«Je n'ai jamais vu autant de monde assister à une conférence de presse de Emmi», ironise Fritz Wyss, délégué du conseil d'administration de Emmi. Malgré ses déboires, Patty Schnyder attire, il est vrai, toujours autant les journalistes. Reste à savoir si la championne séduit encore le grand public. Fritz Wyss en est persuadé. Raison pour laquelle il vient de signer un contrat de sponsoring avec la Bâloise. «Patty Schnyder fait partie des 20 meilleures joueuses du monde et jouit encore d'une très bonne image dans le public. Depuis qu'elle s'est réconciliée avec sa famille elle a, de plus, décidé de prendre un nouveau départ. Elle est donc, pour nous, la personne idéale», affirme Fritz Wyss.

Lâchée par ses sponsors

Sa relation controversée avec le gourou allemand Rainer Harnecker a pourtant laissé des traces. A part Adidas et Head, la championne a été lâchée par la quasi-totalité de ses sponsors. Les contrats avec la marque de lingerie Triumph International, avec la société informatique Asetra et avec l'importateur de voiture Amag ont été annulés. «Nous allons reprendre contact avec Amag car le contrat avait une durée de trois ans», explique cependant Willy Schnyder, le père de Patty, qui s'occupe actuellement de ses affaires.
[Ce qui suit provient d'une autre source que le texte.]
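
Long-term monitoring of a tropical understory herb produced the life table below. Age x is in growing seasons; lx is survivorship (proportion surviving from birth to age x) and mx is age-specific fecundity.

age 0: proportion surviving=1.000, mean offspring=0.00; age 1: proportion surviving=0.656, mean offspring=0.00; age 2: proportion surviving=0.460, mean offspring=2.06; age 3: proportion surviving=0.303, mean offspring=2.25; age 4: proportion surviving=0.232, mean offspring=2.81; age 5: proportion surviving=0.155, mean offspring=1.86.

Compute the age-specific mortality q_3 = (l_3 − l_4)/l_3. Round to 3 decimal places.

0.234

q_3 = (l_3 − l_4) / l_3 = (0.303 − 0.232) / 0.303
     = 0.071 / 0.303 = 0.234323… → 0.234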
Avec la compagnie Crossair, les ponts ont également été coupés. La joueuse paie désormais seule ses déplacements. «De nombreuses personnes nous appelaient pour nous dire qu'elles ne voleraient plus avec nous si nous maintenions notre sponsoring avec Patty Schnyder», déclarait le patron de Crossair, Moritz Suter, il y a quelques semaines dans les colonnes du magazine alémanique Facts. Autre revers important: Patty Schnyder, qui s'envolera prochainement pour les Etats-Unis où elle disputera les tournois de Stanford, de San Diego et Los Angeles, n'a plus d'entraîneur et plus de manager. «Je suis en discussion avec plusieurs personnes et j'espère que je pourrais vous présenter mon nouveau team avant de partir pour les Etats-Unis, relève la Bâloise qui fait son mea culpa. Les mauvaises expériences de ces derniers mois appartiennent au passé. Je veux désormais retrouver ma place dans le top ten.»

A nouveau fréquentable

Séparée de Rainer Harnecker, Patty Schnyder est redevenue fréquentable. La société Emmi compte même en tirer un profit maximum. Le groupe laitier utilisera l'image de la championne pour lancer son nouveau yogourt, qui arrivera sur le marché cet automne. Le contrat d'une année passé avec Patty Schnyder prévoit la diffusion de spots publicitaires sur les chaînes de télévision, des campagnes dans les journaux et quelques manifestations publiques. Les deux parties ont refusé de divulguer le montant qui sera versé à Patty Schnyder. Mais Fritz Wyss avoue tout de même que pour lancer son nouveau yogourt, Emmi dépensera environ 2 millions de francs. La Bâloise ne devrait, elle, recevoir qu'une toute petite partie de cette somme.

Avec Patty Schnyder, Emmi aimerait sans doute rencontrer le même succès qu'avec DJ BoBo, la star alémanique de la dance music. La vedette, connue bien au-delà des frontières helvétiques, a participé au succès de l'Energy Milk, la boisson à base de lait, lancée depuis un peu plus d'une année et dont Emmi a déjà vendu plus de 20 millions d'unités. «Pour séduire un public jeune, DJ BoBo était la personne idéale. Il ne fume pas et ne boit pas d'alcool, ce qui facilite l'identification à un produit énergétique et sain.»

Functional food

Grâce à des produits comme Activ fit (40 millions d'unités par ans) ou l'Energy Milk, Emmi a misé à fond sur le Functional food (produits alimentaires auxquels on ajoute des composants susceptibles d'améliorer l'état de santé du consommateur). La stratégie réussit plutôt bien. Le chiffre d'affaires du groupe lucernois a progressé l'an dernier de 11%, à 697 millions de francs. Hausse également du bénéfice, qui gagne 9,7% à 16,9 millions de francs. Le nouveau yogourt que lancera Patty Schnyder en septembre est destiné à combler les petites faims entre les repas. Il pourrait bien rencontrer le même succès que ses prédécesseurs, à condition toutefois que la championne n'aie pas le bras petit.